Я лезу сквозь коноплю. Она растет на земляной крыше сарая. Передо мной, порошась с макушек, облепленных хрустко-сладким семенем, вьется зеленцой дурманящая пыль. В коноплю залетел галчонок, я ищу его. И вдруг конопля начинает тянуться у меня под мышками. Я падаю. Внизу плуги: железные крылья, зеркальное перо лемехов. Я лечу прямо на плуги. Наверно, я не успел испугаться, когда падал, но растопырил ладони, чтобы не убиться.

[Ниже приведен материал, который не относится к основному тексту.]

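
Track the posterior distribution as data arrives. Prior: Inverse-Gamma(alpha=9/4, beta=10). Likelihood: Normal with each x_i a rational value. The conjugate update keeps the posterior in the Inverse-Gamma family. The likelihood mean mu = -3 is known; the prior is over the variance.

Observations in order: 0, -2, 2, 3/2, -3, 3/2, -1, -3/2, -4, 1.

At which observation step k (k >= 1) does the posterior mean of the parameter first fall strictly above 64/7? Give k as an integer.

obs 1: x=0 → posterior Inverse-Gamma(11/4, 29/2)
obs 2: x=-2 → posterior Inverse-Gamma(13/4, 15)
obs 3: x=2 → posterior Inverse-Gamma(15/4, 55/2)
obs 4: x=3/2 → posterior Inverse-Gamma(17/4, 301/8)
obs 5: x=-3 → posterior Inverse-Gamma(19/4, 301/8)
obs 6: x=3/2 → posterior Inverse-Gamma(21/4, 191/4)
obs 7: x=-1 → posterior Inverse-Gamma(23/4, 199/4)
obs 8: x=-3/2 → posterior Inverse-Gamma(25/4, 407/8)
obs 9: x=-4 → posterior Inverse-Gamma(27/4, 411/8)
obs 10: x=1 → posterior Inverse-Gamma(29/4, 475/8)

k = 3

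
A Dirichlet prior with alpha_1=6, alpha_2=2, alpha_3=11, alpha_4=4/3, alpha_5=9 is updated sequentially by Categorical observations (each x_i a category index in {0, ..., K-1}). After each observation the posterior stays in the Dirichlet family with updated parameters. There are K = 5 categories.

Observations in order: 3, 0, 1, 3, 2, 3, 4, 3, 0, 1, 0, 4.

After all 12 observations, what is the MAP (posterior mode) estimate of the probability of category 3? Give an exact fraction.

13/109

obs 1: x=3 → posterior Dirichlet(6, 2, 11, 7/3, 9)
obs 2: x=0 → posterior Dirichlet(7, 2, 11, 7/3, 9)
obs 3: x=1 → posterior Dirichlet(7, 3, 11, 7/3, 9)
obs 4: x=3 → posterior Dirichlet(7, 3, 11, 10/3, 9)
obs 5: x=2 → posterior Dirichlet(7, 3, 12, 10/3, 9)
obs 6: x=3 → posterior Dirichlet(7, 3, 12, 13/3, 9)
obs 7: x=4 → posterior Dirichlet(7, 3, 12, 13/3, 10)
obs 8: x=3 → posterior Dirichlet(7, 3, 12, 16/3, 10)
obs 9: x=0 → posterior Dirichlet(8, 3, 12, 16/3, 10)
obs 10: x=1 → posterior Dirichlet(8, 4, 12, 16/3, 10)
obs 11: x=0 → posterior Dirichlet(9, 4, 12, 16/3, 10)
obs 12: x=4 → posterior Dirichlet(9, 4, 12, 16/3, 11)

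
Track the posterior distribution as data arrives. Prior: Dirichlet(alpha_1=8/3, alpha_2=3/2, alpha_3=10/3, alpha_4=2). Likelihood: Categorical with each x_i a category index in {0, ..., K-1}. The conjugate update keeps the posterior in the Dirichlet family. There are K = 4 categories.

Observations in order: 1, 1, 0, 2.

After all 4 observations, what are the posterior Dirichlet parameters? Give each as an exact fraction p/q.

obs 1: x=1 → posterior Dirichlet(8/3, 5/2, 10/3, 2)
obs 2: x=1 → posterior Dirichlet(8/3, 7/2, 10/3, 2)
obs 3: x=0 → posterior Dirichlet(11/3, 7/2, 10/3, 2)
obs 4: x=2 → posterior Dirichlet(11/3, 7/2, 13/3, 2)

alpha_1=11/3, alpha_2=7/2, alpha_3=13/3, alpha_4=2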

Кто меня доставил домой и как вела себя мать, увидев мою проломленную от виска до виска голову — не помню. Мгновения ясности — как синие щели из темноты. Вижу мать: склонив голову она толчет медным пестом сахар; сахаром она засыпала рану на моей голове. Отца вижу, по где-то в дымке угла: лицо грифельное, ни зубы не сверкнут, ни глаза не объявятся, обычно блестящие, как речные раковины.
Наш дом рублен из сосны-бронзовки. Крыша красная. Над трубой жестяной терем, над теремом петух на высокой ноге. Раньше дом занимал поп — он служил у дутовцев и бежал с ними. Теперь в доме живем мы.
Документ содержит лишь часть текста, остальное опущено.